O ESTADO DE S. PAULO – 09/03/2020

Mark Mazzetti e Adam Goldman 

Erik Prince, o fundador da empresa de segurança privada Blackwater, com laços estreitos com o governo de Donald Trump, ajudou a recrutar ex-espiões americanos e britânicos para operações secretas de coleta de informações, que incluíam a infiltração em campanhas de congressistas do Partido Democrata, organizações trabalhistas e outros grupos considerados hostis a Trump, segundo o jornal The New York Times.


Um dos ex-espiões, Richard Seddon, um ex-oficial do MI6, o serviço secreto britânico, ajudou a executar uma operação em 2017 para copiar arquivos e gravar conversas em um escritório da Federação Americana de Professores, um dos maiores sindicatos da categoria no país, em Michigan. Seddon coordenou a ação de uma agente para gravar os líderes locais do sindicato e tentar coletar informações que poderiam ser tornadas públicas para prejudicar a organização.

Usando um pseudônimo diferente no ano seguinte, a mesma agente se infiltrou na campanha da democrata Abigail Spanberger, uma ex-oficial da CIA que se elegeu como deputada pela Virgínia.
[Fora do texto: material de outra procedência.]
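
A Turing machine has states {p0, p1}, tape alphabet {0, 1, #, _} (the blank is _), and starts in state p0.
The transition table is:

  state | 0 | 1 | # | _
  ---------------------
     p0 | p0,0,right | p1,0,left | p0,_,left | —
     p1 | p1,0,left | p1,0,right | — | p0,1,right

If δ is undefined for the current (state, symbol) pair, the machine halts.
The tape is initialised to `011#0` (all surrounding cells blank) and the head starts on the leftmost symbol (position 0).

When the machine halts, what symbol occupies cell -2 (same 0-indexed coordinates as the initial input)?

p0 | __[0]11#0   read 0 → write 0, move right, go to p0
p0 | __0[1]1#0   read 1 → write 0, move left, go to p1
p1 | __[0]01#0   read 0 → write 0, move left, go to p1
p1 | _[_]001#0   read _ → write 1, move right, go to p0
p0 | _1[0]01#0   read 0 → write 0, move right, go to p0
p0 | _10[0]1#0   read 0 → write 0, move right, go to p0
p0 | _100[1]#0   read 1 → write 0, move left, go to p1
p1 | _10[0]0#0   read 0 → write 0, move left, go to p1
p1 | _1[0]00#0   read 0 → write 0, move left, go to p1
p1 | _[1]000#0   read 1 → write 0, move right, go to p1
p1 | _0[0]00#0   read 0 → write 0, move left, go to p1
p1 | _[0]000#0   read 0 → write 0, move left, go to p1
p1 | [_]0000#0   read _ → write 1, move right, go to p0
p0 | 1[0]000#0   read 0 → write 0, move right, go to p0
p0 | 10[0]00#0   read 0 → write 0, move right, go to p0
p0 | 100[0]0#0   read 0 → write 0, move right, go to p0
p0 | 1000[0]#0   read 0 → write 0, move right, go to p0
p0 | 10000[#]0   read # → write _, move left, go to p0
p0 | 1000[0]_0   read 0 → write 0, move right, go to p0
p0 | 10000[_]0
Cell -2 holds 1 when M halts.

1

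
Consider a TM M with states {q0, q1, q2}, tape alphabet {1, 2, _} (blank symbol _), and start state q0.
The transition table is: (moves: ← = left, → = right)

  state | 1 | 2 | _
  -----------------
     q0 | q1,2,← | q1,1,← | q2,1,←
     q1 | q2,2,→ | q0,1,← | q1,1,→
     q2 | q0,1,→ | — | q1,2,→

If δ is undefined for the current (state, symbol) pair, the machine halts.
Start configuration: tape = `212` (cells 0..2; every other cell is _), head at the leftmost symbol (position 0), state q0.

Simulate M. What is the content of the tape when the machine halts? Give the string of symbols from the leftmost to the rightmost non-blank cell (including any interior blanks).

q0 | _[2]12_   read 2 → write 1, move ←, go to q1
q1 | [_]112_   read _ → write 1, move →, go to q1
q1 | 1[1]12_   read 1 → write 2, move →, go to q2
q2 | 12[1]2_   read 1 → write 1, move →, go to q0
q0 | 121[2]_   read 2 → write 1, move ←, go to q1
q1 | 12[1]1_   read 1 → write 2, move →, go to q2
q2 | 122[1]_   read 1 → write 1, move →, go to q0
q0 | 1221[_]   read _ → write 1, move ←, go to q2
q2 | 122[1]1   read 1 → write 1, move →, go to q0
q0 | 1221[1]   read 1 → write 2, move ←, go to q1
q1 | 122[1]2   read 1 → write 2, move →, go to q2
q2 | 1222[2]
The non-blank tape span at halt is 12222.

12222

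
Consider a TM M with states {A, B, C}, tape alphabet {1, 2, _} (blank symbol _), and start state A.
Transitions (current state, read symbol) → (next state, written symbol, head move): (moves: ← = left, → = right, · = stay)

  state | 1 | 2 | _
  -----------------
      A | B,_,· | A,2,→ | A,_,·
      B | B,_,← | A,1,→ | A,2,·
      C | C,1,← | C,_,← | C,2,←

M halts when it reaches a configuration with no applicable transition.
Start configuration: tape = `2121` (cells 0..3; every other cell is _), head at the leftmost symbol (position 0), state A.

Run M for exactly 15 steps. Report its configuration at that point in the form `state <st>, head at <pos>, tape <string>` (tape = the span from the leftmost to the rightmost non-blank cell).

state=A head=0 tape=[2]121_   (A,2)→(A,2,→)
state=A head=1 tape=2[1]21_   (A,1)→(B,_,·)
state=B head=1 tape=2[_]21_   (B,_)→(A,2,·)
state=A head=1 tape=2[2]21_   (A,2)→(A,2,→)
state=A head=2 tape=22[2]1_   (A,2)→(A,2,→)
state=A head=3 tape=222[1]_   (A,1)→(B,_,·)
state=B head=3 tape=222[_]_   (B,_)→(A,2,·)
state=A head=3 tape=222[2]_   (A,2)→(A,2,→)
state=A head=4 tape=2222[_]   (A,_)→(A,_,·)
state=A head=4 tape=2222[_]   (A,_)→(A,_,·)
state=A head=4 tape=2222[_]   (A,_)→(A,_,·)
state=A head=4 tape=2222[_]   (A,_)→(A,_,·)
state=A head=4 tape=2222[_]   (A,_)→(A,_,·)
state=A head=4 tape=2222[_]   (A,_)→(A,_,·)
state=A head=4 tape=2222[_]   (A,_)→(A,_,·)
state=A head=4 tape=2222[_]
After 15 steps: state A, head at 4, tape 2222.

state A, head at 4, tape 2222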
A agente foi descoberta e demitida.

As operações foram dirigidas pelo Projeto Veritas, um grupo conservador de apoiadores de Donald Trump que ganhou notoriedade por criar situações para filmar e depois editar de forma seletiva conversas informais de jornalistas e executivos sobre política e suas empresas.

O papel de Seddon na operação do sindicato dos professores foi detalhado nos e-mails internos do Projeto Veritas que emergiram numa batalha judicial entre o grupo e o sindicato.

Seddon atualizava regularmente James O’Keefe, chefe do Projeto Veritas, sobre a operação contra o sindicato dos professores de Michigan, segundo e-mails internos do Projeto, marcados por jargões da espionagem e do serviço secreto.

O ex-agente escreveu que “copiou muitos documentos da sala de arquivos” e O’Keefe se gabou de que o grupo conseguiria “uma tonelada a mais de agentes de acesso dentro dos estabelecimentos educacionais”.

Os e-mails se referem a outras operações, incluindo atualizações semanais de casos, além de atividades de treinamento que envolvem “segmentação operacional”. O Projeto Veritas redigiu detalhes sobre essas operações a partir das mensagens.

Tanto o Projeto Veritas quanto Prince têm laços com os assessores e a família de Trump. Não está claro se algum funcionário do governo Trump ou consultor do presidente esteve envolvido nas operações. Mas as ações indicam uma vigorosa campanha privada para tentar minar grupos políticos ou indivíduos considerados contrários à agenda de Trump.

Ex-chefe da Blackwater Worldwide, uma empresa de segurança responsável por inúmeros contratos de prestação de serviços militares para o Pentágono, inclusive o uso de mercenários em ações no Oriente Médio, Prince serviu como consultor informal dos funcionários do governo Trump.

Em 2017, ele se reuniu com autoridades da Casa Branca e do Pentágono para apresentar um plano para privatizar a guerra afegã usando mercenários em vez de tropas americanas.

Jim Mattis, então secretário de Defesa, rejeitou a ideia.

Prince deu seminários e usou ex-espiões para treinar agentes do Projeto Veritas em táticas de espionagem em algum momento da campanha presidencial de 2016. Prince disse que queria que os funcionários do Projeto Veritas aprendessem habilidades como recrutar fontes e conduzir gravações clandestinas, entre outras técnicas de vigilância.

Prince está sob investigação do Departamento de Justiça devido à suspeita de ter mentido para um comitê do Congresso que examina a interferência russa nas eleições de 2016 e por possíveis violações das leis de exportação americanas. No ano passado, o Comitê de Inteligência da Câmara fez uma denúncia criminal ao Departamento de Justiça sobre Prince, dizendo que ele mentiu sobre as circunstâncias de sua reunião com um banqueiro russo nas ilhas Seychelles em janeiro de 2017.

James O’Keefe, chefe do Projeto Veritas, se recusou a responder perguntas, mas chamou seu grupo de “orgulhosa organização de notícias independente” que está envolvida em dezenas de investigações. “Ninguém diz ao Projeto Veritas quem ou o que investigar”, disse.